Now we live in a small town, and we appreciate the convenience of having the same loving, trusted, wonderful babysitter/nanny come to our home 3 days a week for the last 2+ years, sometimes with her daughter when she’s not in school. She taught the kids Spanish, keeps the house tidy, and is a great resource person to have in the event of an emergency, as we live 2 time zones away from our nearest family.
Re: how do I trust a nanny? See “Protecting the Gift” by Gavin de Becker. Intuition + references + hard-hitting interview questions + coming home early unannounced + time = trust. In our experience, the best nannies are women over 30 who have raised children of their own, and who want to be paid legitimately (and really, you’d be out of your mind not to follow the letter of the law on this issue).
As for evening sitters (for date night), we’ve generally found that childless women between the ages of 15 and 25 are a real mixed bag – not always the most reliable, punctual, detail-oriented sitters, to say the least. We have had a lot of flaky, “I forgot I had prom” crap, and people who don’t want to do things our way, etc.
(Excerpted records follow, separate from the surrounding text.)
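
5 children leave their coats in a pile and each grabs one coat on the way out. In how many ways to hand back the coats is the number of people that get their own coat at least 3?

11

# with exactly i fixed is C(5,i)·!(5-i); sum over i=3..5:
  i=3: C(5,3)·!2 = 10·1 = 10
  i=4: C(5,4)·!1 = 5·0 = 0
  i=5: C(5,5)·!0 = 1·1 = 1
Total = 11.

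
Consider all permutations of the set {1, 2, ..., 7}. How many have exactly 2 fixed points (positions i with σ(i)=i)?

924

Pick the 2 fixed positions: C(7,2) = 21 ways.
The other 5 form a derangement: !5 = 44.
Total: 21 × 44 = 924.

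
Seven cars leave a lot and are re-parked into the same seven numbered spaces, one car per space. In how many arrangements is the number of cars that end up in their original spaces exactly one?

Pick the single fixed position: C(7,1) = 7 ways.
The remaining 6 must be deranged: !6 = 265.
Total: 7 × 265 = 1855.

1855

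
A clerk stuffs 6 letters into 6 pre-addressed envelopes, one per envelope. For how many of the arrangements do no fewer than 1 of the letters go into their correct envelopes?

455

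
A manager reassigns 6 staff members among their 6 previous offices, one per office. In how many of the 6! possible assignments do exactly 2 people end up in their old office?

Pick the 2 fixed positions: C(6,2) = 15 ways.
The other 4 form a derangement: !4 = 9.
Total: 15 × 9 = 135.

135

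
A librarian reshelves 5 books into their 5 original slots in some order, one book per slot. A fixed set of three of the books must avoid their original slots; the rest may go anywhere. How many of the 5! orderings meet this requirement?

64

Inclusion-exclusion on the 3 forbidden self-matches:
Σ_{j=0}^{3} (-1)^j C(3,j)(5-j)!
= C(3,0)·5! - C(3,1)·4! + C(3,2)·3! - C(3,3)·2!
= 120 - 72 + 18 - 2
= 64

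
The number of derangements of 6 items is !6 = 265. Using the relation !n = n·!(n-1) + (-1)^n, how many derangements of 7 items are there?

!7 = 7·265 - 1 = 1854.

1854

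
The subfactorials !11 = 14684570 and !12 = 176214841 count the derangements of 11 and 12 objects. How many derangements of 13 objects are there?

2290792932

!13 = (13-1)·(!12 + !11) = 12·(176214841 + 14684570) = 12·190899411 = 2290792932.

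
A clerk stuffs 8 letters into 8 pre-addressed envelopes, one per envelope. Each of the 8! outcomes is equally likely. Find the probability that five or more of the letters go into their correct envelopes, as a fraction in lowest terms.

47/13440

Favorable outcomes: Σ_{i≥5} C(8,i)·!(8-i) = 56·2 + 28·1 + 8·0 + 1·1 = 141.
Total outcomes: 8! = 40320.
Probability = 141/40320 = 47/13440.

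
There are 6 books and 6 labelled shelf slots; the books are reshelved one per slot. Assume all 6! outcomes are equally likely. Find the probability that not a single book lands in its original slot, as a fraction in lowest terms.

53/144

Favorable outcomes: !6 = 265.
Total outcomes: 6! = 720.
Probability = 265/720 = 53/144.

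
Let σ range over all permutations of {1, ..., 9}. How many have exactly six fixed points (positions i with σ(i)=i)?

168

Pick the 6 fixed positions: C(9,6) = 84 ways.
The other 3 form a derangement: !3 = 2.
Total: 84 × 2 = 168.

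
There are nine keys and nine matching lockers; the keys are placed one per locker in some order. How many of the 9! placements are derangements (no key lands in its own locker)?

By inclusion-exclusion, !9 = Σ (-1)^k · 9!/k! for k=0..9
= 9! - 9!/1! + 9!/2! - 9!/3! + 9!/4! - 9!/5! + 9!/6! - 9!/7! + 9!/8! - 9!/9!
= 362880 - 362880 + 181440 - 60480 + 15120 - 3024 + 504 - 72 + 9 - 1
= 133496

133496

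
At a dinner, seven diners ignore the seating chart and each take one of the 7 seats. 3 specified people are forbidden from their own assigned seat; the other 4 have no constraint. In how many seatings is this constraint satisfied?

3216

Let A_j be the event that the j-th constrained one is fixed. By inclusion-exclusion over the 3 events:
Σ_{j=0}^{3} (-1)^j C(3,j)(7-j)!
= C(3,0)·7! - C(3,1)·6! + C(3,2)·5! - C(3,3)·4!
= 5040 - 2160 + 360 - 24
= 3216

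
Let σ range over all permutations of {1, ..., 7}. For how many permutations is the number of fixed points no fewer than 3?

407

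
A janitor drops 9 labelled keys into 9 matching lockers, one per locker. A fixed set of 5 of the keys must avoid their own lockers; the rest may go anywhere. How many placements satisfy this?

205056

Let A_j be the event that the j-th constrained one is fixed. By inclusion-exclusion over the 5 events:
Σ_{j=0}^{5} (-1)^j C(5,j)(9-j)!
= C(5,0)·9! - C(5,1)·8! + C(5,2)·7! - C(5,3)·6! + C(5,4)·5! - C(5,5)·4!
= 362880 - 201600 + 50400 - 7200 + 600 - 24
= 205056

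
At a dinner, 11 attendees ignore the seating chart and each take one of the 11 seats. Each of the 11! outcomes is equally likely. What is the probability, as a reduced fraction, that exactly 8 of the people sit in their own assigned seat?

Favorable outcomes: C(11,8)·!3 = 165·2 = 330.
Total outcomes: 11! = 39916800.
Probability = 330/39916800 = 1/120960.

1/120960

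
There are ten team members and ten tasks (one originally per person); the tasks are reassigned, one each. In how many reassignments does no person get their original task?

1334961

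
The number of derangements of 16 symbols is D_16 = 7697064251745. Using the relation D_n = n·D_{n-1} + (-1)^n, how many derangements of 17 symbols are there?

D_17 = 17·7697064251745 - 1 = 130850092279664.

130850092279664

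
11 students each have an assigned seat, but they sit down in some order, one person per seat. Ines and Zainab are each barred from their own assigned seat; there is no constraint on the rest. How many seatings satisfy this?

33022080

Inclusion-exclusion on the 2 forbidden self-matches:
Σ_{j=0}^{2} (-1)^j C(2,j)(11-j)!
= C(2,0)·11! - C(2,1)·10! + C(2,2)·9!
= 39916800 - 7257600 + 362880
= 33022080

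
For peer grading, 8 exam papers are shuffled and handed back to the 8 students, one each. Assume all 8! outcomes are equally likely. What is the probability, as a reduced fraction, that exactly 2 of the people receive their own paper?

53/288

Favorable outcomes: C(8,2)·!6 = 28·265 = 7420.
Total outcomes: 8! = 40320.
Probability = 7420/40320 = 53/288.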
But ever since we’ve learned to give a lot of instructions, repeatedly, and write everything down for them – even the painfully obvious things (to us), and oh, this is a big one – pay them in cash so they don’t lose our check and require us to close our bank account and go through all the hassles that entails, and text and double text them to make sure they’re actually coming on time… yes, it’s a chore. At the moment, we have an awesome regular date night sitter (age 18) who has been with us for awhile, and we are paying her handsomely and worshipping the ground she walks on.

I suppose this is why I am incapable, not to mention, unwilling, to judge anyone else's childcare decisions. Nor will I ever be One True Way about it. That is all.